Three years on from the pandemic’s outbreak, JG Summit’s petrochemical unit remains a stubborn challenge for ultra bilyonaryo Lance Gokongwei, who has yet to find a way to turn around its tanking fortunes.
JG Summit Olefins Corp. (JGSOC) has announced a startling loss of P14.9 billion for 2022, a figure almost four times higher than the P4.1 billion loss the company experienced in both 2020 and 2021.
This is worse than JG’s previous loss leader, Cebu Pacific, which lost by only P14 billion in 2022 (on 261 percent growth in revenues to P56.8 billion) after cratering a whopping P24 billion in 2021. (Gokongwei has relinquished his executive duties in Cebu Pacific starting this year).
In its annual report, Gokongwei blamed JSOC’s poor sales to the lingering impact of the pandemic on the global economy and closure of China’s (a major buyer of petrochemicals) border.
With surging prices of the raw materials and the cost of shipping, Gokongwei said “JGSOC strategically implemented a three-month facility shutdown in mid-2022 along with other petrochemical players in the region.”

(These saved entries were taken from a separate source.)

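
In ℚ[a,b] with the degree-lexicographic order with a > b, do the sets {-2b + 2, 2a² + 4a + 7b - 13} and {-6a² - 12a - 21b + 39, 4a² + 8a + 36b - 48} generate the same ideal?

Equality of ideals is decidable: compute both reduced Gröbner bases (unique for the ordering) and check whether they agree.
Buchberger on the first generating set:
f_1 = -2b + 2, LT = b.
f_2 = 2a² + 4a + 7b - 13, LT = a².

The S-polynomials (S(f_1,f_2)) all reduce to 0 modulo the current basis, so we have a Gröbner basis.
Inter-reduce: drop elements whose leading term is divisible by another's, tail-reduce, and make monic.
Reduced Gröbner basis: {a² + 2a - 3, b - 1}.

Buchberger on the second generating set:
h_1 = -6a² - 12a - 21b + 39, LT = a².
h_2 = 4a² + 8a + 36b - 48, LT = a².

S(h_1,h_2): lcm = a². S = -11/2b + 11/2.
  leading term b: no divisor's leading term divides it; move -11/2b to the remainder.
  leading term 1: no divisor's leading term divides it; move 11/2 to the remainder.
  remainder -11/2b + 11/2 ≠ 0; add k_3 = -11/2b + 11/2 to the basis.

The other S-polynomials (S(h_1,k_3), S(h_2,k_3)) all reduce to 0 modulo the current basis, so we have a Gröbner basis.
Inter-reduce: drop elements whose leading term is divisible by another's, tail-reduce, and make monic.
Reduced Gröbner basis: {a² + 2a - 3, b - 1}.

These coincide, so the ideals are equal.

Yes, the ideals are equal.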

By collectively shutting down their facilities, JGSOC and other players in the region aimed to reduce the supply of petrochemicals on the market, which would help to increase the price and erase what Gokongwei called “negative petrochemical spreads.”
Nearly half of JGSOC’s losses were due to rising interest expenses and mounting foreign exchange losses.
Despite the losses, Gokongwei remains optimistic on petrochemicals as he poured P5 billion in new investments poured into the business last year after finally getting a three-year tariff cover against rival imports under the newly-installed Marcos administration.